NAPOLITANO A OBAMA: "ATTO AGGHIACCIANTE" - "Ho appreso con vero orrore la notizia del barbaro assassinio del giornalista freelance James Foley". Così il Presidente della Repubblica, Giorgio Napolitano, nel messaggio di cordoglio inviato al Presidente degli Stati Uniti d'America, Barack Obama. "Desidero esprimere, anche a nome del popolo italiano, la più ferma condanna nei confronti di un atto agghiacciante ed esecrabile, che richiama un tenebroso e lontano passato calpestando il supremo valore della vita umana oltreché violando l'essenziale diritto ad un'informazione libera ed indipendente". "Esprimo, con sincera partecipazione e profondo cordoglio - si legge ancora nel messaggio - commossa solidarietà all'amico popolo americano ed ai familiari del giornalista, così crudelmente colpiti nei loro affetti più cari".

IL PAPA TELEFONA ALLA FAMIGLIA DEL REPORTER - Papa Francesco ha chiamato ieri sera la famiglia di Foley PER "dimostrare la sua vicinanza a questa famiglia provata dal dolore" come riferisce a Radio Vaticana padre Ciro Benedettini, vicedirettore della Sala stampa vaticana. In particolare, ha spiegato ancora Benedettini, "il Papa ha parlato all'inizio con la madre, che è cattolica, e che ha dimostrato una grande fede, che ha in qualche modo impressionato anche il Santo Padre. Ha parlato poi con il padre, e con un componente della famiglia di lingua spagnola".

Intanto secondo quanto denunciano i curdi, il governo iracheno starebbe bloccando le forniture di armi ai peshmerga che alcuni paesi stranieri hanno già inviato per sostenere la loro lotta contro i jihadisti dello Stato islamico (Isil) nel nord del paese.A dirlo è Rowsch Shaways, ex vice premier e oggi alla guida dell'offensiva dei combattenti curdi per riconquistare Mosul, la seconda città dell'Iraq caduta a inizio giugno nelle mani dei jihadisti. "Non abbiamo ricevuto armi dai nostri partner internazionali.

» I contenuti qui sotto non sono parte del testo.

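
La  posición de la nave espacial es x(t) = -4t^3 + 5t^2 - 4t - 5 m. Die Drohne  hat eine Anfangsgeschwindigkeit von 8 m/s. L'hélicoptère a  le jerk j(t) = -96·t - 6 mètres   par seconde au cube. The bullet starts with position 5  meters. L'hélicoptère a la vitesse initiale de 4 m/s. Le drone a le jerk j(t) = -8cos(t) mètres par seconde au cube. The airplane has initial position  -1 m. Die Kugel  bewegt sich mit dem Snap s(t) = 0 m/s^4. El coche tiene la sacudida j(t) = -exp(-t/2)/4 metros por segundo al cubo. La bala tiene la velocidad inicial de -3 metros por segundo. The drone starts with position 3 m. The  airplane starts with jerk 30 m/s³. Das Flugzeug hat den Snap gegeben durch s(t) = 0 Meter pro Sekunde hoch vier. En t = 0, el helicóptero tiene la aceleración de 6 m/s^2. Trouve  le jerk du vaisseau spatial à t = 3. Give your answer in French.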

E' Baghdad la causa perché questo non è avvenuto", ha affermato Shaways in un'intervista rilasciata all'emittente Rudaw. Le armi che alcuni paesi occidentali, tra cui Italia, Germania e Francia, Usa, si sono impegnati ad inviare ai curdi transitano attraverso Baghdad, che ha la supervisione sul passaggio di equipaggiamento militare verso il governo della regione autonoma. Le proteste di Shaways trovano eco nelle dichiarazioni del generale Sirwan Barzani, che si trova in una base curda vicina Gwar. Anche Barzani lamenta che la sua divisione "non ha visto nessuna delle nuove armi" inviate dalle potenze occidentali per riequilibrare i rapporti di forza con l'Isil.

ONU: IN SIRIA 191MILA MORTI DAL 2011 - Sono almeno 191.369 i morti a causa del conflitto in Siria tra il marzo del 2011 e la fine dello scorso aprile. Lo rivela l'ultimo rapporto delle Nazioni Unite, diffuso oggi. L'Alto commissario Onu per i diritti umani, Navy Pillay, ha denunciato una "paralisi internazionale" di fronte alla guerra nel Paese arabo e ha definito in un comunicato "scandalosa" la scarsa attenzione per quanto accade in Siria. Il rapporto, in cui si sottolinea come il bilancio fornito sia molto probabilmente una "sottovalutazione del reale numero di vittime", non distingue tra combattenti e civili. Il maggior numero di vittime è stato documentato nella zona di Damasco (39.393), mentre 31.932 sono i morti nella provincia di Aleppo, 28.186 in quella di Homs, 20.040 in quella di Idlib, 18.539 in quella di Daraa e 14.690 in quella di Hama. Circa l'85,1% delle vittime documentate sono uomini, mentre tra i morti ci sono almeno 8.803 minori, compresi 2.165 bambini con meno di dieci anni. Resta comunque ancora da verificare l'età dell'83,8% delle vittime. "Il totale delle vittime è più del doppio rispetto a quelle documentate fino a un anno fa", ha detto la Pillay. "Sono profondamente dispiaciuta per il fatto che, alla luce di tanti altri conflitti armati in questo periodo di destabilizzazione globale, i combattimenti in Siria e il loro impatto terribile su milioni di civili siano fuori dall'attenzione internazionale - ha affermato - La paralisi internazionale ha rafforzato gli assassini, coloro che distruggono e torturano in Siria". Per la Pillay, la comunità internazionale deve "adottare misure serie per porre fine ai combattimenti" e bisogna "smettere di alimentare questa monumentale ed evitabile catastrofe umanitaria con la fornitura di armi ed equipaggiamenti militari".